Most of the religious buildings on the islands were damaged by the Soviets, but are being restored now that the property has been returned to the Russian Orthodox church.


Valaam is a popular destination!

There was a "dress code" at the inner part of the monastery. Few people shown here complied! Women must cover their heads, but men must not. Women must also wear long skirts, which were supplied at the gate for those of us who didn't have them. Tank tops were not allowed, so shawls or other suitable coverings were available.

Valaam MonasteryThe main monastery facility at Valaam dates from the 19th century. When the area was returned to Soviet control in 1940, the monks evacuated taking the primary icons and relics to Finland where they remain at "New Valaam."

No one knows for sure when the monastery was first founded. Tradition states it was established in the 10th century, but the first reference is from the 16th century.

The monastery is home to many lay workers who help with construction and the tourist industry. Our local guide has lived there for many years. She was attracted to the island because of the "spiritual essence" she felt there.

Alexander's Shrine

Tsar Alexander II, who freed the serfs, visited the monastery with his family in 1858 shortly after he became the ruler.

This shrine commemorates the visit.

Alexander Nevsky

The mosaic on the back side of the shrine depicts Alexander Nevsky, who is believed by many to be Russia's greatest hero.

When I was in college, I saw Sergei Eisenstein's film depicting Prince Alexander defeating the invading Teutonic Knights. My roommate and I swooned over the hunky actor playing Alexander. When I saw the film again many years later, I wasn't quite as impressed.

Valaam Singers

A capella vocal music is an integral part of Orthodox worship. We were treated to an excellent performance by this group of professional singers. They were also selling "music product" CDs, but I didn't have any money with me to buy one. I hope the CD that I got at Kizhi is as good.

Some of the chants may be found online (you'll have to use Google translate for the Russian). This link opens in a new window.

Valaam skete

After visiting the main monastery we loaded back onto the hydrofoil for the trip to another part of the island. There we visited the Resurrection Skete, also called "New Jerusalem" supposedly because it resembled the original Jerusalem. Jim and I marveled that anyone could think any part of Valaam looked like Jerusalem!

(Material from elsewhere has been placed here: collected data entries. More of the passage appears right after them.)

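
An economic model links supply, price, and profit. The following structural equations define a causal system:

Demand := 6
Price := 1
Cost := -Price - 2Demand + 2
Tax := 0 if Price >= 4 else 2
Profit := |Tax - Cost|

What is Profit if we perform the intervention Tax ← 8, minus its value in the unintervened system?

6

Intervening sets Tax = 8 and removes its equation (Tax := 0 if Price >= 4 else 2).
Cost = -Price - 2Demand + 2  [with Price=1, Demand=6]  = -11
Profit = |Tax - Cost|  [with Tax=8, Cost=-11]  = 19
Without intervention: Cost = -Price - 2Demand + 2  [with Price=1, Demand=6]  = -11; Tax = 0 if Price >= 4 else 2  [with Price=1]  = 2; Profit = |Tax - Cost|  [with Tax=2, Cost=-11]  = 13.
Change = 19 − 13 = 6.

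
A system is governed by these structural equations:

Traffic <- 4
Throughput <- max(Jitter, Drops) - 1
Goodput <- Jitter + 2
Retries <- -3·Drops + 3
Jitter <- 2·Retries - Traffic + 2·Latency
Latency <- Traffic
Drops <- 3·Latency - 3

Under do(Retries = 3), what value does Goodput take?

12

The intervention breaks the incoming arrows to Retries: Retries <- -3·Drops + 3 no longer applies, and Retries = 3.
Latency = Traffic  [with Traffic=4]  = 4
Jitter = 2·Retries - Traffic + 2·Latency  [with Retries=3, Traffic=4, Latency=4]  = 10
Goodput = Jitter + 2  [with Jitter=10]  = 12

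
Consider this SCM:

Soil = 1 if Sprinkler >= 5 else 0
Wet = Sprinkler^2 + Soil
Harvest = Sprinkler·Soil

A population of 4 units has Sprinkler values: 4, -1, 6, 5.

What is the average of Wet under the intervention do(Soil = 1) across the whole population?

20.5

Every unit gets Soil=1 under the intervention. Wet values become 17, 2, 37, 26; E[Wet|do(Soil=1)] = 20.5.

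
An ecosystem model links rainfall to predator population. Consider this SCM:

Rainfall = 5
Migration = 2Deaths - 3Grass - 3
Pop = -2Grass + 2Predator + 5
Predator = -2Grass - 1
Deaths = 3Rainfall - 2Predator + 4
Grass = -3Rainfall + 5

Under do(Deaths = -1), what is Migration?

25

Intervening sets Deaths = -1 and removes its equation (Deaths = 3Rainfall - 2Predator + 4).
Grass = -3Rainfall + 5  [with Rainfall=5]  = -10
Migration = 2Deaths - 3Grass - 3  [with Deaths=-1, Grass=-10]  = 25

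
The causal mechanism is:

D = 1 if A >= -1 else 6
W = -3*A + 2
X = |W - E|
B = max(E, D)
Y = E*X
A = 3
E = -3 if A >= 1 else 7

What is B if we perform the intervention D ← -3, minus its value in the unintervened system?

Under do(D=-3), the mechanism D = 1 if A >= -1 else 6 is discarded; D is fixed at -3.
E = -3 if A >= 1 else 7  [with A=3]  = -3
B = max(E, D)  [with E=-3, D=-3]  = -3
Without intervention: D = 1 if A >= -1 else 6  [with A=3]  = 1; E = -3 if A >= 1 else 7  [with A=3]  = -3; B = max(E, D)  [with E=-3, D=1]  = 1.
Change = -3 − 1 = -4.

-4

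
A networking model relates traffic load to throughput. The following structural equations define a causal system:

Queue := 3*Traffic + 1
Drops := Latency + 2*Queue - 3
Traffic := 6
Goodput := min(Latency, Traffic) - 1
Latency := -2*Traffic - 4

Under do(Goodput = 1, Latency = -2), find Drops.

Setting Goodput = 1, Latency = -2 by intervention discards those variables' equations.
Queue = 3*Traffic + 1  [with Traffic=6]  = 19
Drops = Latency + 2*Queue - 3  [with Latency=-2, Queue=19]  = 33

33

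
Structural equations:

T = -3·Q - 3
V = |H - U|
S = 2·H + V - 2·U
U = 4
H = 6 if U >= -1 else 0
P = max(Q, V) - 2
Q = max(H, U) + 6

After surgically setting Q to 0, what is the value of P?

0

The intervention breaks the incoming arrows to Q: Q = max(H, U) + 6 no longer applies, and Q = 0.
H = 6 if U >= -1 else 0  [with U=4]  = 6
V = |H - U|  [with H=6, U=4]  = 2
P = max(Q, V) - 2  [with Q=0, V=2]  = 0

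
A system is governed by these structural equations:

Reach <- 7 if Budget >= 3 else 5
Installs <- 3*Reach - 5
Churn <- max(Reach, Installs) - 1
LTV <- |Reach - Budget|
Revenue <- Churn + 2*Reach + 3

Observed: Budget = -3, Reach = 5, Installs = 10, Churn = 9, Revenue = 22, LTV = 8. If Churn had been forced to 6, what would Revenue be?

Intervening sets Churn = 6 and removes its equation (Churn <- max(Reach, Installs) - 1).
Reach = 7 if Budget >= 3 else 5  [with Budget=-3]  = 5
Revenue = Churn + 2*Reach + 3  [with Churn=6, Reach=5]  = 19

19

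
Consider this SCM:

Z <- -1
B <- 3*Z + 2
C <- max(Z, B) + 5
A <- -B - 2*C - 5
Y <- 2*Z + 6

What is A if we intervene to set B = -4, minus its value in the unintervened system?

3

Under do(B=-4), the mechanism B <- 3*Z + 2 is discarded; B is fixed at -4.
C = max(Z, B) + 5  [with Z=-1, B=-4]  = 4
A = -B - 2*C - 5  [with B=-4, C=4]  = -9
Without intervention: B = 3*Z + 2  [with Z=-1]  = -1; C = max(Z, B) + 5  [with Z=-1, B=-1]  = 4; A = -B - 2*C - 5  [with B=-1, C=4]  = -12.
Change = -9 − (-12) = 3.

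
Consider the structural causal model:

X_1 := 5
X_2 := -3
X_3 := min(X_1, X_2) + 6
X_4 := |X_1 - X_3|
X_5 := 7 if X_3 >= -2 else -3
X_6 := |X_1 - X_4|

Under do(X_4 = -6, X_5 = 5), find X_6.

The joint intervention fixes X_4 = -6, X_5 = 5, removing each variable's own equation.
X_6 = |X_1 - X_4|  [with X_1=5, X_4=-6]  = 11

11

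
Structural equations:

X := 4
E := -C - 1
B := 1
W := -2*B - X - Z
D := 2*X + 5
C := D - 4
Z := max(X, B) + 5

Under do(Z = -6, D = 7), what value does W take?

Setting Z = -6, D = 7 by intervention discards those variables' equations.
W = -2*B - X - Z  [with B=1, X=4, Z=-6]  = 0

0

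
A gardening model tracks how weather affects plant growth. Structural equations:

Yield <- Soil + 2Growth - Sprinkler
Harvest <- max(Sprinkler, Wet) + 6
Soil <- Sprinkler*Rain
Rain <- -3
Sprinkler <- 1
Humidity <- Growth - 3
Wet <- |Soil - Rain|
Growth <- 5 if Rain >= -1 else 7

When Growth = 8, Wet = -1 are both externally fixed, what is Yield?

12

Setting Growth = 8, Wet = -1 by intervention discards those variables' equations.
Soil = Sprinkler*Rain  [with Sprinkler=1, Rain=-3]  = -3
Yield = Soil + 2Growth - Sprinkler  [with Soil=-3, Growth=8, Sprinkler=1]  = 12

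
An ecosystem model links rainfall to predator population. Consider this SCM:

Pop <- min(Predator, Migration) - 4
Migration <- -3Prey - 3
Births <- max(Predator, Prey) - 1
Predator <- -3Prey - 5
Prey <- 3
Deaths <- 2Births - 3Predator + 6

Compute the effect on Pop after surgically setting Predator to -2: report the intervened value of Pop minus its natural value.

Under do(Predator=-2), the mechanism Predator <- -3Prey - 5 is discarded; Predator is fixed at -2.
Migration = -3Prey - 3  [with Prey=3]  = -12
Pop = min(Predator, Migration) - 4  [with Predator=-2, Migration=-12]  = -16
Without intervention: Predator = -3Prey - 5  [with Prey=3]  = -14; Migration = -3Prey - 3  [with Prey=3]  = -12; Pop = min(Predator, Migration) - 4  [with Predator=-14, Migration=-12]  = -18.
Change = -16 − (-18) = 2.

2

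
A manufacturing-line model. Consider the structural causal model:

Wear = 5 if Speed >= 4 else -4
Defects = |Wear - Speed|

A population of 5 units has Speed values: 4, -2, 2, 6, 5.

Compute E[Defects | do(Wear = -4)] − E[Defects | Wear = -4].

Under do(Wear=-4), Wear's equation is replaced by Wear=-4 for every unit. Per-unit Defects: 8, 2, 6, 10, 9. Mean = 7.
E[Defects|Wear=-4] averages over only the 2 units with Wear=-4 (Speed = -2, 2): Defects = 2, 6, mean 4.
Difference = 7 − 4 = 3.

3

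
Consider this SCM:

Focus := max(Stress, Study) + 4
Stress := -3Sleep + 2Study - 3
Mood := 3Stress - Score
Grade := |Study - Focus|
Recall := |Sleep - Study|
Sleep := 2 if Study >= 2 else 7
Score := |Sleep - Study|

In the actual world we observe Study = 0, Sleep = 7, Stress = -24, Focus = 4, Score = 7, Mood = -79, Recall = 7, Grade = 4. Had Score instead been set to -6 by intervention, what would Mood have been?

The intervention breaks the incoming arrows to Score: Score := |Sleep - Study| no longer applies, and Score = -6.
Sleep = 2 if Study >= 2 else 7  [with Study=0]  = 7
Stress = -3Sleep + 2Study - 3  [with Sleep=7, Study=0]  = -24
Mood = 3Stress - Score  [with Stress=-24, Score=-6]  = -66

-66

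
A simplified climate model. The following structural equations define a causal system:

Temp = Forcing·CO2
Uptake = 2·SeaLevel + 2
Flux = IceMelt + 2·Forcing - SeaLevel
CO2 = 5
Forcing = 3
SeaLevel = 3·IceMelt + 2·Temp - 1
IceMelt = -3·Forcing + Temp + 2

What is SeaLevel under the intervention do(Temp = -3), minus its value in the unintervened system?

-90

do(Temp=-3) replaces the equation Temp = Forcing·CO2 with the constant Temp = -3.
IceMelt = -3·Forcing + Temp + 2  [with Forcing=3, Temp=-3]  = -10
SeaLevel = 3·IceMelt + 2·Temp - 1  [with IceMelt=-10, Temp=-3]  = -37
Without intervention: Temp = Forcing·CO2  [with Forcing=3, CO2=5]  = 15; IceMelt = -3·Forcing + Temp + 2  [with Forcing=3, Temp=15]  = 8; SeaLevel = 3·IceMelt + 2·Temp - 1  [with IceMelt=8, Temp=15]  = 53.
Change = -37 − 53 = -90.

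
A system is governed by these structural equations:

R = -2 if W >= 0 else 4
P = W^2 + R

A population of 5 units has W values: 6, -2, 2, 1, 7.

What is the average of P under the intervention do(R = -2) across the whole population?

16.8

Under do(R=-2), R's equation is replaced by R=-2 for every unit. Per-unit P: 34, 2, 2, -1, 47. Mean = 16.8.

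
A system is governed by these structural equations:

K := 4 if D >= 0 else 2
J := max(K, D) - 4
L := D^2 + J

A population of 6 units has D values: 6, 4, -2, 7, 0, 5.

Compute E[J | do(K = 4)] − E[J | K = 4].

The intervention sets K=4 in all 6 units regardless of D. Recomputing J per unit gives 2, 0, 0, 3, 0, 1; average 1.
Observing K=4 restricts to units where K's equation naturally yields 4: D ∈ {6, 4, 7, 0, 5}. In that subpopulation J = 2, 0, 3, 0, 1, mean 1.2.
Difference = 1 − 1.2 = -0.2.

-0.2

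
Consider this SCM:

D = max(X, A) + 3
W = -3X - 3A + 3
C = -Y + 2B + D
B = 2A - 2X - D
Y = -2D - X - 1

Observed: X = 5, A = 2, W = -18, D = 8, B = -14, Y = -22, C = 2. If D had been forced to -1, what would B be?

-5

Intervening sets D = -1 and removes its equation (D = max(X, A) + 3).
B = 2A - 2X - D  [with A=2, X=5, D=-1]  = -5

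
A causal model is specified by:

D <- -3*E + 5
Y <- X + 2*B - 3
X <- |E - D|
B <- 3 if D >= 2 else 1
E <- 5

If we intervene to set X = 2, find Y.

1

do(X=2) replaces the equation X <- |E - D| with the constant X = 2.
D = -3*E + 5  [with E=5]  = -10
B = 3 if D >= 2 else 1  [with D=-10]  = 1
Y = X + 2*B - 3  [with X=2, B=1]  = 1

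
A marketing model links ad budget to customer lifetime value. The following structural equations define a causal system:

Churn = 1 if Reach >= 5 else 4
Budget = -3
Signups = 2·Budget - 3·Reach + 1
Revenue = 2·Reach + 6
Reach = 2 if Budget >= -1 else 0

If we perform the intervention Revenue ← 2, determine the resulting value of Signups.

do(Revenue=2) replaces the equation Revenue = 2·Reach + 6 with the constant Revenue = 2.
Signups is not downstream of the intervention, so its value is determined by the original equations.
Reach = 2 if Budget >= -1 else 0  [with Budget=-3]  = 0
Signups = 2·Budget - 3·Reach + 1  [with Budget=-3, Reach=0]  = -5

-5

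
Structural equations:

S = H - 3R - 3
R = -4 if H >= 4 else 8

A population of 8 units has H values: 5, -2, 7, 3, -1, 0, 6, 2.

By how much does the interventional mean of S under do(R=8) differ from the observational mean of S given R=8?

do(R=8) breaks R's dependence on H. With R=8 fixed, S across the units is -22, -29, -20, -24, -28, -27, -21, -25, mean -24.5.
Observing R=8 restricts to units where R's equation naturally yields 8: H ∈ {-2, 3, -1, 0, 2}. In that subpopulation S = -29, -24, -28, -27, -25, mean -26.6.
Difference = -24.5 − (-26.6) = 2.1.

2.1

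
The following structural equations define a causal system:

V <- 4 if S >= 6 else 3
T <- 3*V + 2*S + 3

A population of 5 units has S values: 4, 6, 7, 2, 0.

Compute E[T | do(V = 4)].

22.6

Under do(V=4), V's equation is replaced by V=4 for every unit. Per-unit T: 23, 27, 29, 19, 15. Mean = 22.6.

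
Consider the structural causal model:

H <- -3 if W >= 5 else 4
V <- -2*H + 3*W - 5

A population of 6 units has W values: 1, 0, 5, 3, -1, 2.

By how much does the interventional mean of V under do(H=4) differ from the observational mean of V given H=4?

The intervention sets H=4 in all 6 units regardless of W. Recomputing V per unit gives -10, -13, 2, -4, -16, -7; average -8.
Conditioning on H=4 selects the 5 unit(s) with W ∈ {1, 0, 3, -1, 2}. Their V values: -10, -13, -4, -16, -7. Mean = -10.
Difference = -8 − (-10) = 2.

2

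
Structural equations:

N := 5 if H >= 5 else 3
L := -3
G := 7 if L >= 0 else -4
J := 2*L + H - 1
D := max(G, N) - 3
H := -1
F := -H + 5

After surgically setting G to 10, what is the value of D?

Under do(G=10), the mechanism G := 7 if L >= 0 else -4 is discarded; G is fixed at 10.
N = 5 if H >= 5 else 3  [with H=-1]  = 3
D = max(G, N) - 3  [with G=10, N=3]  = 7

7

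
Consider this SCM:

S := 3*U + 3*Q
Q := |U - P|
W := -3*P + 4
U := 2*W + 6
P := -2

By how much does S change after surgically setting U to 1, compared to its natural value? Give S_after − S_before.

-150

do(U=1) replaces the equation U := 2*W + 6 with the constant U = 1.
Q = |U - P|  [with U=1, P=-2]  = 3
S = 3*U + 3*Q  [with U=1, Q=3]  = 12
Without intervention: W = -3*P + 4  [with P=-2]  = 10; U = 2*W + 6  [with W=10]  = 26; Q = |U - P|  [with U=26, P=-2]  = 28; S = 3*U + 3*Q  [with U=26, Q=28]  = 162.
Change = 12 − 162 = -150.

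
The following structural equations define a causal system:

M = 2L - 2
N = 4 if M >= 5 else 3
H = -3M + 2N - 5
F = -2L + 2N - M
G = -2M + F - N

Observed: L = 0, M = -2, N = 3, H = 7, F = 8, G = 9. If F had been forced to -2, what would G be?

The intervention breaks the incoming arrows to F: F = -2L + 2N - M no longer applies, and F = -2.
M = 2L - 2  [with L=0]  = -2
N = 4 if M >= 5 else 3  [with M=-2]  = 3
G = -2M + F - N  [with M=-2, F=-2, N=3]  = -1

-1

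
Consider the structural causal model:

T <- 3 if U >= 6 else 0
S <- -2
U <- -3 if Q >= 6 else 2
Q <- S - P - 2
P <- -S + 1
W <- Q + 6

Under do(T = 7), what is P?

do(T=7) replaces the equation T <- 3 if U >= 6 else 0 with the constant T = 7.
P is not downstream of the intervention, so its value is determined by the original equations.
P = -S + 1  [with S=-2]  = 3

3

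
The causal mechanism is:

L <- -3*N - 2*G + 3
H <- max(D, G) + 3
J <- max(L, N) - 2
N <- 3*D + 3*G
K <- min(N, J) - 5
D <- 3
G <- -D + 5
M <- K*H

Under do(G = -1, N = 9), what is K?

Setting G = -1, N = 9 by intervention discards those variables' equations.
L = -3*N - 2*G + 3  [with N=9, G=-1]  = -22
J = max(L, N) - 2  [with L=-22, N=9]  = 7
K = min(N, J) - 5  [with N=9, J=7]  = 2

2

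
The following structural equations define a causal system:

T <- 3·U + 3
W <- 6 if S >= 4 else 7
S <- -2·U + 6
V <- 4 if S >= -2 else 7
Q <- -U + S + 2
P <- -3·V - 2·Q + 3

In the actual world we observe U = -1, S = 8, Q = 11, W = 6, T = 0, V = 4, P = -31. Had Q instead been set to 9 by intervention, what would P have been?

The intervention breaks the incoming arrows to Q: Q <- -U + S + 2 no longer applies, and Q = 9.
S = -2·U + 6  [with U=-1]  = 8
V = 4 if S >= -2 else 7  [with S=8]  = 4
P = -3·V - 2·Q + 3  [with V=4, Q=9]  = -27

-27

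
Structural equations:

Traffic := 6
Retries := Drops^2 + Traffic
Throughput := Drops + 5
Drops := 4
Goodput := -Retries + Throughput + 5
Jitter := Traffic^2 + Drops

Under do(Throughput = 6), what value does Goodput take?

The intervention breaks the incoming arrows to Throughput: Throughput := Drops + 5 no longer applies, and Throughput = 6.
Retries = Drops^2 + Traffic  [with Drops=4, Traffic=6]  = 22
Goodput = -Retries + Throughput + 5  [with Retries=22, Throughput=6]  = -11

-11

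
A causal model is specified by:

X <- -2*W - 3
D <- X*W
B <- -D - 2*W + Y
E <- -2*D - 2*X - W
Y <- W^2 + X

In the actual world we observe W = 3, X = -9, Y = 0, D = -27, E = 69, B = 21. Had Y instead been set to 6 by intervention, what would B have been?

27

The intervention breaks the incoming arrows to Y: Y <- W^2 + X no longer applies, and Y = 6.
X = -2*W - 3  [with W=3]  = -9
D = X*W  [with X=-9, W=3]  = -27
B = -D - 2*W + Y  [with D=-27, W=3, Y=6]  = 27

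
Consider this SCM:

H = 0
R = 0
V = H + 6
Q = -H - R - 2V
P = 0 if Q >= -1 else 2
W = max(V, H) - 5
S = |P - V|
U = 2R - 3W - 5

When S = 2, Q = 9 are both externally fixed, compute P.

Under do(S = 2, Q = 9), each intervened variable's structural equation is replaced by its fixed value.
P = 0 if Q >= -1 else 2  [with Q=9]  = 0

0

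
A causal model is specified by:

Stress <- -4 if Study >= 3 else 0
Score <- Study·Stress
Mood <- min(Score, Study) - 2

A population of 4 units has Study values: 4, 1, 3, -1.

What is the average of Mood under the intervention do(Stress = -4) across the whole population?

Every unit gets Stress=-4 under the intervention. Mood values become -18, -6, -14, -3; E[Mood|do(Stress=-4)] = -10.25.

-10.25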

The refectory next to the church served a delicious traditional meal.

During the Soviet period this location was used as a tourist camp and severely damaged. It has been restored.


The unassuming exterior contained this elaborate interior. The young woman, Elena, was our local guide.

Elena, and many other workers in the tourist industry, live on the island. At present the leaders of the monastery are "encouraging" them to relocate to the mainland by actions such as closing the local school.

Blue bells

After lunch some walked back to the dock for a beer. Others walked out to see part of the island.

 The local micro climate allows a wide variety of plants, and the early monks established several gardens.

This is only one of many wildflower pictures. I plan to make a separate page (or pages) of them. Unfortunately I can't find much information on Russian wildflowers. These blue ones are undoubtedly some variety of campanula. See below for a couple of others.




A poppy of some sort.

Once we rejoined the rest of our group at the dock, we had an extended wait for a boat. One of the hydrofoils had a problem that took it out of service.

Karelian village

Our guides were frantic over the delay because we had dinner reservations and a schedule to meet. Panicked cell phone exchanges ensued.

It was OK. Our driver zoomed along so we were only a little late for dinner at this house in the 16th century village Kinerma.


The accommodations were basic, but Jim and I agree this was the best meal we had in the three weeks of our trip. It was simple peasant fare and it was delicious!

After dinner we walked around the village a bit.

Hand-washing at Kinerma

The ingenious hand-washing system at the farmhouse worked admirably!

After dinner we were back on the bus to finish our journey to Petrozavodsk.